The dollar stabilized during Asian trading on Tuesday, as market participants processed U.S. President Donald Trump’s declaration of a halt to a proposed military action against Iran to facilitate negotiations. The U.S. dollar index, which gauges the greenback’s strength against a basket of six currencies, increased by 0.1% to 99.076, drawing bids after breaking a five-day winning streak on Monday as concerns about an escalation in the war subsided. “The overreaction is being walked back around these headlines we saw overnight,” stated Tony Sycamore. “Market participants have grown familiar with this pattern of weekend anxieties succeeded by discussions of advancements on Monday. The yield on the U.S. 10-year Treasury bond decreased by 2.4 basis points to 4.5974%, following a peak not seen in a year, as declining oil prices alleviated concerns regarding inflation. Brent crude futures experienced a decline of 2%, settling at $109.84 per barrel.
The dollar experienced an increase over the past week due to the intensification of the conflict in the Middle East and a selloff affecting global bond markets. Investors adjusted their assessments of the risk that central banks might need to tighten monetary policy to manage inflation, particularly with the Strait of Hormuz remaining closed and disruptions in energy markets. The implied probability of a 25-basis-point hike at the U.S. central bank’s two-day meeting on December 9 stands at 37.4%, as indicated by Fed funds futures. This marks a significant increase from the mere 0.5% chance noted a month prior, based on data from the CME Group’s FedWatch tool. In relation to the yen, the U.S. dollar experienced an increase of 0.1%, reaching 158.95 yen, following the release of government data on Tuesday indicating that Japan’s economy expanded by an annualised 2.1% in the first quarter, surpassing the median market expectation of a 1.7% increase. The data “should help alleviate stagflation concerns,” analysts noted in a research report.
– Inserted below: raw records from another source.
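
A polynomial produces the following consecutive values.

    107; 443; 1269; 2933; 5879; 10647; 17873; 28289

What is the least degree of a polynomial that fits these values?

Δ: 336, 826, 1664, 2946, 4768, 7226, 10416
Δ²: 490, 838, 1282, 1822, 2458, 3190
Δ³: 348, 444, 540, 636, 732
Δ⁴: 96, 96, 96, 96
The fourth differences are constant, so the polynomial has degree 4.

4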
Japanese Finance Minister Satsuki Katayama informed on Monday that Japan is prepared to respond to excessive foreign exchange volatility, while ensuring that any intervention aimed at supporting the yen and selling dollars is executed in a manner that does not lead to an increase in U.S. Treasury yields. Investors are closely monitoring for additional indications of intervention aimed at bolstering the yen, which has shown slight strength compared to its position prior to Japanese officials’ recent market engagement, marking their initial action in nearly two years. According to central bank data, Tokyo has potentially expended close to 10 trillion yen ($63 billion) since initiating its most recent yen-buying program on April 30. The Australian dollar experienced a decline of 0.5%, trading at $0.71345, following the publication of the minutes from the Reserve Bank of Australia’s May 5 meeting.
The central bank determined that interest rates are currently restrictive after implementing three hikes this year, allowing it to monitor the developments of the Iran war while evaluating potential impacts on growth and inflation trends. The minutes of the RBA’s May meeting confirmed that the Board considered the option of leaving rates on hold alongside a 25bp hike,” a report stated. “Looking ahead, the Board didn’t provide any clear signal as to its next move,” they said, adding “we still think the RBA will err on the side of tighter policy.” The kiwi declined by 0.4% to $0.5854, moving in tandem with the Australian dollar. The euro experienced a decline of 0.1%, trading at $1.1644, whereas the British pound saw a decrease of 0.2%, positioned at $1.3411. In offshore trade, the U.S. dollar appreciated by 0.1% against the Chinese yuan, reaching a value of 6.8031 yuan.